I Was Born To Be With You
First published. October 4, 2013
A lonely violin plays behind the snowdrifts, and a sad three measures later a finely tuned piano fills the empty spaces. Her sweet fragrance wafts across the winter dusk, and every breath comes out as a pale vapor cloud that hangs in the air between him and the vacant place next to him on the bench. Noisy crowds interrupt his reverie and explode like Christmas fireworks: daughters and brothers, uncles and wives, dearest friends, punks and families, thieves and distant professors from nearby schools, all of them occupied and looking down. He looks up and thinks about her . . .
. . . oh, God, how he thinks about her!
Nearby a happy girl and clever boy huddle in each other’s arms, blind to strangers, to the glassy barren branches and icy paths before them, and plan to take a ride under blankets in a carriage. The night lights of the city look like heaven the way he used to dream it, and a plane overhead scatters angels. Skaters glide to organ tunes, but he just sits and thinks about her . . .
. . . he always thinks about her.
A calliope refuses pain, an old man shuffles by looking for a partner, someone to smoke a pipe and play a game of chess. Taxicabs go honking by, and the park gets darker by the hour. People in their woolen coats take photographs and hide themselves inside themselves, pretending to love and wanting love, afraid to lose the way the other sees them. Selfishness disguised as selflessness, they hold on tightly and won’t let go, charity bells ring all around the park, homeless men on every corner look for Oz and find only him, and all he can tell them is how much he thinks about her . . .
. . . how hard it is to stop thinking about her. How he never wants to stop thinking about her.
No one asks or thinks about her, not the clowns that ride the carrousel and make ballon animals for dancing girls, not the doormen who brave the cold holding big brass doors for businessmen and wealthy whores, not single secretaries, not the student with his college books, nor the satisfied working woman who casts them all disdainful looks. None of them understands or even knows why he thinks about her . . .
But even though no one he knows thinks about her, because they don’t know about her, he takes his time and thinks about her. Remembers her. Misses her. Knows someday he’ll be with her.
The lonely violin plays on, silently a new snow falls, the old man sits at the chessboard and checkmates himself. The boy and girl kiss one last time and run to catch a cab. A coed finds the student with the books and they hail a horse-drawn carriage, going for a ride around the park while snow-dimmed lights penetrate the dark, and the strangers in their woolen coats drift down the boulevard pretending to believe the lies they’ve spun in their minds, going home with lovers they won’t really miss when they wake up from their sleepless dreams. He wonders what she’d say if she were here, wonders if it matters that after all these years he waits for her, still wants her, still needs her. Wonders if he’ll always think about her, if she ever thinks about him.

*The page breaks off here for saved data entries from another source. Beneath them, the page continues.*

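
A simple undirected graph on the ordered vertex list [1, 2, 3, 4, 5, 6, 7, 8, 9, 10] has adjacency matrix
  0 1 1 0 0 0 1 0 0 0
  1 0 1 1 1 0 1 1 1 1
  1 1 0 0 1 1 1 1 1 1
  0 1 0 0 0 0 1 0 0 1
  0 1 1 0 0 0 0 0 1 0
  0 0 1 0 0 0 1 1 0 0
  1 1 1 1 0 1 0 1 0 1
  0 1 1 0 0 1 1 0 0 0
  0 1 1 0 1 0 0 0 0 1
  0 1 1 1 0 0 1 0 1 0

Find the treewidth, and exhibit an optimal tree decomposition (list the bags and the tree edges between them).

Treewidth 3.
One optimal decomposition is:
Bags: B1 = {2, 3, 7, 10}  B2 = {2, 4, 7, 10}  B3 = {2, 3, 7, 8}  B4 = {2, 3, 9, 10}  B5 = {1, 2, 3, 7}  B6 = {2, 3, 5, 9}  B7 = {3, 6, 7, 8}
Tree: B1–B2, B1–B3, B1–B4, B1–B5, B4–B6, B3–B7

Every bag has size at most 4, so the width is 4 − 1 = 3 and tw(G) ≤ 3. Conversely, {2, 3, 9, 10} is a clique of size 4, and the vertices of any clique must share a bag in every tree decomposition; so some bag has ≥ 4 vertices and tw(G) ≥ 3. The upper and lower bounds meet at 3, so that is the treewidth.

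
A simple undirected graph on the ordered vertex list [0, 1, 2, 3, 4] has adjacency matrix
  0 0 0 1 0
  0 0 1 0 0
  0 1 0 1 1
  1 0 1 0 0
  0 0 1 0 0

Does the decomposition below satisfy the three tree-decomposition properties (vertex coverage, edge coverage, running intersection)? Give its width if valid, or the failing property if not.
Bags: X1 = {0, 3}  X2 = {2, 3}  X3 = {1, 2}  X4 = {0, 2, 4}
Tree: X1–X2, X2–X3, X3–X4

No — bags containing vertex 0 are not connected in the tree.

A tree decomposition must satisfy three properties: every vertex lies in some bag; for every edge, both endpoints lie together in some bag; and for every vertex, the bags containing it form a connected subtree. Here bags containing vertex 0 are not connected in the tree, so the decomposition is invalid.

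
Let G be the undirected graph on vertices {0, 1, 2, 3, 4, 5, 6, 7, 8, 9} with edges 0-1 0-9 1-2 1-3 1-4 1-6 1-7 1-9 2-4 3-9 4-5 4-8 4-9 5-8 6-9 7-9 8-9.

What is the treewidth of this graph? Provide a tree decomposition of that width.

Treewidth 2.
Bags: B1 = {4, 8, 9}  B2 = {1, 4, 9}  B3 = {1, 7, 9}  B4 = {1, 6, 9}  B5 = {1, 2, 4}  B6 = {1, 3, 9}  B7 = {0, 1, 9}  B8 = {4, 5, 8}
Tree: B1–B2, B2–B3, B2–B4, B2–B5, B4–B6, B6–B7, B1–B8

Each bag holds 3 vertices, so the decomposition has width 2, which upper-bounds the treewidth. Conversely, {4, 8, 9} is a clique of size 3, and the vertices of any clique must share a bag in every tree decomposition; so some bag has ≥ 3 vertices and tw(G) ≥ 2. Combining the bounds, tw(G) = 2.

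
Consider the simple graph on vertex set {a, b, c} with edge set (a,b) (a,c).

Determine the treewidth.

A width-1 tree decomposition is:
Bags: B1 = {a, b}  B2 = {a, c}
Tree: B1–B2
The largest bag has 2 vertices, giving width 1; this decomposition certifies tw(G) ≤ 1. Since G has at least one edge (e.g. a–b), it is not an edgeless graph, so tw(G) ≥ 1. The upper and lower bounds meet at 1, so that is the treewidth.

1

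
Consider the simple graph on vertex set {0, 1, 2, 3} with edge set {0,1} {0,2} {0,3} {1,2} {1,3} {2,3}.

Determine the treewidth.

A width-3 tree decomposition is:
Bags: B1 = {0, 1, 2, 3}
Tree: (single bag)
A single bag containing all 4 vertices is trivially a valid decomposition of width 3. For the lower bound, the 4 vertices {0, 1, 2, 3} are pairwise adjacent, and any tree decomposition puts a clique entirely inside one bag — forcing width ≥ 3. Combining the bounds, tw(G) = 3.

3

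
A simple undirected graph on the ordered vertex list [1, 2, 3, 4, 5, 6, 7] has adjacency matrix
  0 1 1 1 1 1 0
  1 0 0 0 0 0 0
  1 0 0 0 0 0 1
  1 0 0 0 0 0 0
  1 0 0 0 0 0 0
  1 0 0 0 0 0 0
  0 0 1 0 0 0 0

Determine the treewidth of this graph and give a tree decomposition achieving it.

Each bag holds 2 vertices, so the decomposition has width 1, which upper-bounds the treewidth. G has an edge, so its treewidth is at least 1. Therefore the treewidth is 1.

Treewidth 1.
One such decomposition:
Bags: B1 = {1, 5}  B2 = {1, 3}  B3 = {1, 6}  B4 = {1, 2}  B5 = {1, 4}  B6 = {3, 7}
Tree: B1–B2, B1–B3, B2–B4, B3–B5, B2–B6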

Every breath comes out a wispy cloud and hangs in the air between him and the vacant place on the bench, the lonely violin plays behind the drifts, and a tattooed hobo walking by mumbles, “‘I was born to be with you.’ She says to tell you, ‘I was born to be with you.’”
He places his arm across the back of the snow-blanketed bench and pretends to pull her close, to keep her warm, and plans a ride. A cab, a carriage . . . a chariot to the sky. He says with the barest half smile to the cold and hollow wintry night, “I was born to be with you, too. I was born to be with you.”